The European car market is undergoing significant changes: Chinese electric vehicle manufacturers are rapidly expanding their share, offering attractive prices and modern technology. This is causing concern among European brands, which are facing new challenges and the need to adapt to evolving conditions. At the center of attention is Volkswagen’s stance, as the largest player in the market, demanding that the same rules apply to all participants.
Level playing field
Volkswagen Turismos head Thomas Schäfer has openly stated that European and Chinese companies should operate under the same standards. In his view, if European brands invest in local production, create jobs, and develop infrastructure, Chinese companies should do the same, rather than just importing finished cars. Schäfer believes this approach will maintain balance and prevent the market from descending into a price war where only those who can undercut thanks to cheap labor or subsidies win.
Schäfer recalled that in the past, the European market had already experienced a surge of Japanese and Korean cars, but at that time Asian manufacturers also invested in localization.
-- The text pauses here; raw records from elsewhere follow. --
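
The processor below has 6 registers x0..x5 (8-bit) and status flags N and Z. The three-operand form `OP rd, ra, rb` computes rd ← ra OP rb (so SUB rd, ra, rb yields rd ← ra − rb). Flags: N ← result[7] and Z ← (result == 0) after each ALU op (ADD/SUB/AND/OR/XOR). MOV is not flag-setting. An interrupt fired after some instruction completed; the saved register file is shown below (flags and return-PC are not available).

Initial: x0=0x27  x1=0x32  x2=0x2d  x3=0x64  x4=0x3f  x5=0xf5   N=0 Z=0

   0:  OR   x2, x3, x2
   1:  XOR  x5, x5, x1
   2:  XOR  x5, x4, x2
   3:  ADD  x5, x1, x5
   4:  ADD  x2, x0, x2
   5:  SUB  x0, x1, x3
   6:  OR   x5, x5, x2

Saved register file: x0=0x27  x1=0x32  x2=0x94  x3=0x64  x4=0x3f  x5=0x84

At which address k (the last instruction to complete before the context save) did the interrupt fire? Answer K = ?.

K = 4

after  0: x0=0x27 x1=0x32 x2=0x6d x3=0x64 x4=0x3f x5=0xf5  N=0 Z=0
after  1: x0=0x27 x1=0x32 x2=0x6d x3=0x64 x4=0x3f x5=0xc7  N=1 Z=0
after  2: x0=0x27 x1=0x32 x2=0x6d x3=0x64 x4=0x3f x5=0x52  N=0 Z=0
after  3: x0=0x27 x1=0x32 x2=0x6d x3=0x64 x4=0x3f x5=0x84  N=1 Z=0
after  4: x0=0x27 x1=0x32 x2=0x94 x3=0x64 x4=0x3f x5=0x84  N=1 Z=0
-- IRQ taken; context saved, return-PC = 5 --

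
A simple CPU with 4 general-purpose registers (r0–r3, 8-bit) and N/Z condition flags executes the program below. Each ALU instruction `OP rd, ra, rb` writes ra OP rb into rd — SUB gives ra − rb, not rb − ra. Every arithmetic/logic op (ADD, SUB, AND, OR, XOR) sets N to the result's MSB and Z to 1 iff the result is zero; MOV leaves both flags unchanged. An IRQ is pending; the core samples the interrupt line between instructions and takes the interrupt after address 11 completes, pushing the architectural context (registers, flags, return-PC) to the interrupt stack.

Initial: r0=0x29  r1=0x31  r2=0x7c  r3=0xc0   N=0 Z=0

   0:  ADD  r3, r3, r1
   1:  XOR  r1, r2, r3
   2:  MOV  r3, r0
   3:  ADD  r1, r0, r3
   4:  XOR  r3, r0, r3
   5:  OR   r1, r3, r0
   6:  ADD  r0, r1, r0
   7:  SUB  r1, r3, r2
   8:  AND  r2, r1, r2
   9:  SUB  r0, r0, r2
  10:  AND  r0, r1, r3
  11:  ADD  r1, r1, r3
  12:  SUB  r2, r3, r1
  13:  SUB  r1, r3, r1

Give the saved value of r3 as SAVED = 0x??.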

Now a similar situation is unfolding, but with Chinese companies actively seeking new markets due to intense competition at home. Europe remains attractive because of high profit margins, which is why Volkswagen insists on fair rules for all.
Impact of new rules
Over the past two years, the European Union has imposed additional tariffs on imports of Chinese cars to protect local manufacturers. However, Schäfer believes that taxes and restrictions do not always have a positive effect: the automotive industry is global, and free trade benefits all participants. He notes that constant changes in European regulations make it difficult for companies to operate, forcing them to spend resources on compliance with new requirements instead of advancing technology and production.
According to Schäfer, Europe needs to develop its own strategy to support industry, as China and the USA do. Only this approach can help maintain competitiveness and prevent losing ground in the global market. He emphasizes that excessive bureaucracy and constant regulatory changes hinder companies from investing in the future, and paperwork has become a serious barrier to growth.
Electrification and brand strategy
In recent years, Volkswagen has been actively shifting its strategy, returning to its roots and focusing on quality, distinctive design and driver convenience. The company is launching new models such as the ID. Polo, ID. Cross and ID.3 Neo, to compete with Asian manufacturers not only on price but also in technology. Schäfer is confident that only a strong team and a clear vision for the future will allow the brand to maintain its leadership.
The company acknowledges that the transition to electric vehicles has proven more challenging than expected. Investments in new factories and battery production, such as those in Valencia, have been enormous, yet charging infrastructure and government support have developed slowly. This has led to weakening demand and the need to revise plans. Nevertheless, Volkswagen remains committed to electrifying the mass market segment, while noting that a complete phase-out of internal combustion engines by 2035 will be difficult.
The future of hybrids and competition
The question regarding the future of hybrids and range-extended vehicles remains unresolved. Schäfer believes hybrids may be a temporary solution, but tighter CO2 emission regulations in the EU are making them less attractive to manufacturers. He points out that unless these rules change, switching to electric vehicles will become inevitable for all major brands. Meanwhile, according to RUSSPAIN.COM, Chinese companies such as BYD continue to develop hybrid technology to offer buyers an alternative.
Interestingly, similar trends can be seen among other European brands. For example, Cupra Raval recently unveiled an electric car that could shift the balance in the market — more on this is available in the article on new challenges facing German auto giants. This confirms that competition is intensifying, and only those who are quick to adapt will stay afloat.
Volkswagen continues to update its lineup, reviving classic names and focusing on affordable electric vehicles. The company expects that new models like the ID. Polo will attract buyers with their combination of price, quality, and practicality. However, Volkswagen admits that the premature launch of electrification without government support and developed infrastructure has become a serious challenge for the entire industry.
Thomas Schäfer is one of the key leaders in European automotive, heading Volkswagen Turismos since 2022 and responsible for developing the group’s mass-market brands. Under his leadership, the company is returning to traditional values, refreshing its lineup, and introducing new technologies. Schäfer is known for his straightforward stance on competition and regulation, as well as his commitment to creating fair conditions for all market participants. His approach reflects Volkswagen’s goal to maintain its leadership amid a rapidly changing automotive industry.